他双目血红,有些慌乱无助,他扯住姜时忆的衣裙,大颗大颗泪珠滑落:“神女,求求你!救救我母妃!是我不该贪心,是我不该贪心……”姜时忆虽贵为神女,手握苗疆秘蛊,却也知道这起死回生之术最是邪恶,要以至亲之人的心脏为引。而梁贵妃的至亲之人如今只剩顾渝州。她无奈地摇了摇头,意欲将顾渝州扶起。顾渝州却扯住她不肯松手,他抬起头来,面色铁青:“哪怕是以我的命换她的命,我也要救她。”“你求她救你母妃,倒不如问问她,是谁对你的母妃下此毒手?”太子的声音回荡在这座凄凉的宫殿中。
太子冷冷凝视着姜时忆,察觉到了姜时忆眸中的恨意,将手挪到姜时忆的腰处用力一掐:“他们本来就是蝼蚁,贵妃又如何,亲王又如何。孤要他们死,他们就必须死!”
姜时忆顾不得那么多了,梁贵妃若被人害死,顾渝州定也是承受不住的。
她甚至没来得及拿上狐裘就往外跑,穿着喜服在雪中狂奔着。
姜时忆自然没注意到身后的男人阴森森地笑着看着她远去。
等到她赶到时,梁贵妃已经悬梁自尽。
没人知道身子落下残疾无法行走的梁贵妃是如何爬上房梁,又是如何用力蹬开板凳的。
顾渝州那双幽亮的眸中只剩下无尽的绝望和悲伤,好像又恢复了一片死寂。
顾渝州看到姜时忆的身影,已顾不得许多,直直地跪了下来。
他双目血红,有些慌乱无助,他扯住姜时忆的衣裙,大颗大颗泪珠滑落:“神女,求求你!救救我母妃!是我不该贪心,是我不该贪心……”
姜时忆虽贵为神女,手握苗疆秘蛊,却也知道这起死回生之术最是邪恶,要以至亲之人的心脏为引。
而梁贵妃的至亲之人如今只剩顾渝州。
她无奈地摇了摇头,意欲将顾渝州扶起。
顾渝州却扯住她不肯松手,他抬起头来,面色铁青:“哪怕是以我的命换她的命,我也要救她。”
“你求她救你母妃,倒不如问问她,是谁对你的母妃下此毒手?”太子的声音回荡在这座凄凉的宫殿中。
姜时忆不知道太子这是唱的哪出戏,故而并未回应他。
谁知太子却说:“你以为害你们梁家没落的是谁?姜时忆自幼被送入宫中,因她神女的身份圣上对她言听计从,她五岁便预言梁家会反叛,是以圣上不惜枉顾梁家百年功绩,将梁家满门忠烈斩于一朝。

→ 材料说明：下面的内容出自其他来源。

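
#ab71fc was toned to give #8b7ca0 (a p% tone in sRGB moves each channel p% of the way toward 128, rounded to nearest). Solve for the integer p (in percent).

#ab71fc is rgb(171, 113, 252); #8b7ca0 is rgb(139, 124, 160).
On the B channel (widest range): 160 ≈ 252 + (p/100)(128 − 252), so p ≈ 100×(160 − 252)/(128 − 252) = -9200/-124 = 74.19.
p = 74 reproduces all three channels after rounding.

74%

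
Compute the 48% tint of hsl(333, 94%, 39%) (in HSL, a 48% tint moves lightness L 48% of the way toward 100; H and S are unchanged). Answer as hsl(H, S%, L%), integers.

hsl(333, 94%, 68%)

L moves 48% from 39 toward 100: 39 + 29.28 = 68.28 → 68.
H and S are unchanged.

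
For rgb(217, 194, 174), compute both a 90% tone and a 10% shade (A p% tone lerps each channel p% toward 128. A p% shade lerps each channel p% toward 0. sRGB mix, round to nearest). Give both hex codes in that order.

#898785, #C3AF9D

90% tone:
  R: 217 − 80.1 = 136.9 → 137
  G: 194 − 59.4 = 134.6 → 135
  B: 174 − 41.4 = 132.6 → 133
  → #898785
10% shade:
  R: 217 + 0.1×(0−217) = 217 − 21.7 = 195.3 → 195
  G: 194 − 19.4 = 174.6 → 175
  B: 174 + 0.1×(0−174) = 174 − 17.4 = 156.6 → 157
  → #C3AF9D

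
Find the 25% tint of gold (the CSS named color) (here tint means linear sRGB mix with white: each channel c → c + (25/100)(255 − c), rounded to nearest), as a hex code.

#ffe140

CSS gold is rgb(255, 215, 0).
Lerp each channel 25% toward 255:
  R: 255 + 0.25×(255−255) = 255 + 0 = 255 → 255
  G: 215 + 0.25×(255−215) = 215 + 10 = 225 → 225
  B: 0 + 0.25×(255−0) = 0 + 63.75 = 63.75 → 64
rgb(255, 225, 64) = #ffe140.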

”
“你以为她接近你是为了什么,不过是为了她心中那可怕的罪恶感。因为她知道虽有预言,可梁家却并未有实证,她害怕那夜晚向她索命的累累白骨,她害怕预言不过一场梦。所以她接近你,对你好。”
姜时忆那股痛苦的回忆再次翻涌而来,她清晰的记得她五岁时做的那一场梦。
她也记得她曾将此梦告知皇后,可她不知这样一个还未成真的预言竟会害了梁家满门被斩,使尚为孩童的幼王失去母族庇佑,受人冷落,受人欺凌。
忽然她留下泪来,接着就好像失了声,变成了长嚎,像是一匹受伤的狼,深夜在旷野嚎叫,蕴含着无尽的悲伤与无助。
顾渝州嘴角浮起苦涩的笑,接着他问:“太子所说可是真的?”
姜时忆低过头去,手指紧握,内心的愧疚翻江倒海,她没有办法直视顾渝州的眼睛。
顾渝州的面目早已狰狞得可怕,他站起身来,拖着重重的步子朝姜时忆走去。
他深刻的感受到胸口传来的剧烈疼痛,锥心刺骨,蔓延到全身的血液里。
可他还是说:“只要你说你没有,我便信你。
姜时忆终于抬起了头,每每想起那件事她便好像被一双大手掐住了咽喉,无法呼吸。
虽说她为神女,受百姓敬仰。她所预言也无一不成真,可只有五岁时那件事她分不清到底是梦境还是现实。
沉默半晌,她说:“对不起,顾渝州,真的对不起。”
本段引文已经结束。